Clean code ... should you DRY?

- 2 min

Clean Code

2008 Robert C. Martin published his book ‘Clean Code’. I was just starting my new job as Senior Software Developer at Hypoport. It was eye-opening. We discussed it in a tech department wide book circle, exchanged ideas of what things mean and agreed to some standards which are important to us.
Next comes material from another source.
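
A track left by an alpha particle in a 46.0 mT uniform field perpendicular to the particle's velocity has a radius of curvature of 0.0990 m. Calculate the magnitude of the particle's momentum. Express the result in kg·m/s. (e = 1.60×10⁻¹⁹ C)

Since qvB = mv²/r, the momentum p = mv = qBr.
p = (2×1.60×10^-19)(0.0460)(0.0990) = 1.46×10^-21 kg·m/s.

p ≈ 1.46×10^-21 kg·m/s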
Over the years, I learned that people took that as the bible. And it went further. My favourite example of taking it religiously is: Don’t repeat yourself (DRY). Never ever duplicate code. Make sure you generalize everything so it fits everything if it does remotely the same thing.

Wrong.

I think this really hurts. I once listened to a podcast with an interview of the person responsible for the development of the Safari web browser (I think John Gruber interviewed that person). Two things stuck to my mind:

If it does not pass the speed test (aka it got slower) it will not be released Only generalize things once if it occurred three times, before that, code duplication is ok. I really like that.

It hurts so much so generalize some piece of code with more parameters, adding to complexity and confusion, just for the sake of saving some lines of code. It is just not worth it. In interviews, I still get answers that every remotely duplicated line of code needs to be eliminated. I bet students still learn this as good coding practice in university. This needs to be changed.

Don’t get me wrong. I’m all for removing duplication. Just where it makes sense. Before you have seen multiple usage of a similar algorithm it hurts more to generalize it, than to just duplicate it.

As usual, don’t take anything in books, presentations or even blog posts (as this one) as a thing you need to do. Think about it if it makes sense to apply it in your situation and what are the costs in the future.

Bonus: Clean Code does not mean, that you don’t have to document the code. But that is another post.